Lautes Poltern weckt uns. Nyaucho schlägt wütend gegen die Holztür des Hofhauses. Er tobt. „Kommt raus, ihr Schamlosen! Zeig dich, du Lustmolch, der du bei meinen Töchtern liegst! Raus mit dir!“ Meint er mich? Fischmist! „Majorie, Zuleha! Auf der Stelle kommt ihr heraus!“ Während sich Majories Schwester den Schlaf aus den Augen reibt und spöttisch mit den Augen rollt, zieht mich meine Geliebte hinter einen bodenlangen Vorhang, der das einzige – natürlich unverglaste – Fenster der Hütte verdeckt.
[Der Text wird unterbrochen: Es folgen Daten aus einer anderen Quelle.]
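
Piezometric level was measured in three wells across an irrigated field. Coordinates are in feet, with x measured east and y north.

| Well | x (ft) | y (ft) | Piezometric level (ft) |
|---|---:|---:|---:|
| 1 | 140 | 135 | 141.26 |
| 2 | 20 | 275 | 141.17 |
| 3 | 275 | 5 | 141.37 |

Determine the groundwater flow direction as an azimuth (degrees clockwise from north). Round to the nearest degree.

Differences from 1: to 2 (Δx, Δy, Δh) = (-120, 140, -0.09); to 3 = (135, -130, +0.11).
Solve a·Δx + b·Δy = Δh: det = (-120)·(-130) − 135·140 = -3300.
∂h/∂x = [(-0.09)·(-130) − (+0.11)·140] / -3300 = +0.001121
∂h/∂y = [(-120)·(+0.11) − 135·(-0.09)] / -3300 = +0.0003182
Flow direction (−∇h) has components (-0.001121 E, -0.0003182 N).
Azimuth = atan2(E, N) = atan2(-0.001121, -0.0003182) = 254.2° ≈ 254°.

254°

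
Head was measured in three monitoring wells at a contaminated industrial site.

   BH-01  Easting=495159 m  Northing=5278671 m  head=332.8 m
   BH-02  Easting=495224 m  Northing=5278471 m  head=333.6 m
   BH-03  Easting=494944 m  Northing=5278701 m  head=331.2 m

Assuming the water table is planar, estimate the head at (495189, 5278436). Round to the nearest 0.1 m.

Taking BH-01 as reference: BH-02−BH-01 = (65, -200, +0.8); BH-03−BH-01 = (-215, 30, -1.6).
Determinant of the coordinate differences = 65·30 − (-215)·(-200) = -41050.
∂h/∂x = [(+0.8)·30 − (-1.6)·(-200)] / -41050 = +0.007211
∂h/∂y = [65·(-1.6) − (-215)·(+0.8)] / -41050 = -0.001657
h(495189, 5278436) = 332.8 + (+0.007211)·(30) + (-0.001657)·(-235) = 332.8 +0.216 +0.389 = 333.406 m.

333.4 m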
„Durch das Fenster kriechst du raus. Versteck dich hinterm Haus und bleib da, bis die Luft rein ist! Danach öffnen die Schwestern unschuldig die Tür und lassen ihren polternden Vater ein. Obwohl er niemanden findet, der seinen Verdacht bestätigt, kann er sich nur schwer beruhigen. „Ihr betrügt mich nicht! Ihr nicht!“, schreit er seine Töchter an.
Nyaucho höre ich an diesem Morgen nicht wieder. Noch Minuten, nachdem sein Gewitter über den Töchtern niedergegangen ist, hocke ich schweißgebadet mucksmäuschenstill vor einem großen Karton zwischen der runden Hauswand und einer mannshohen Mauer, die das Grundstück zu den Nachbarn hin begrenzt.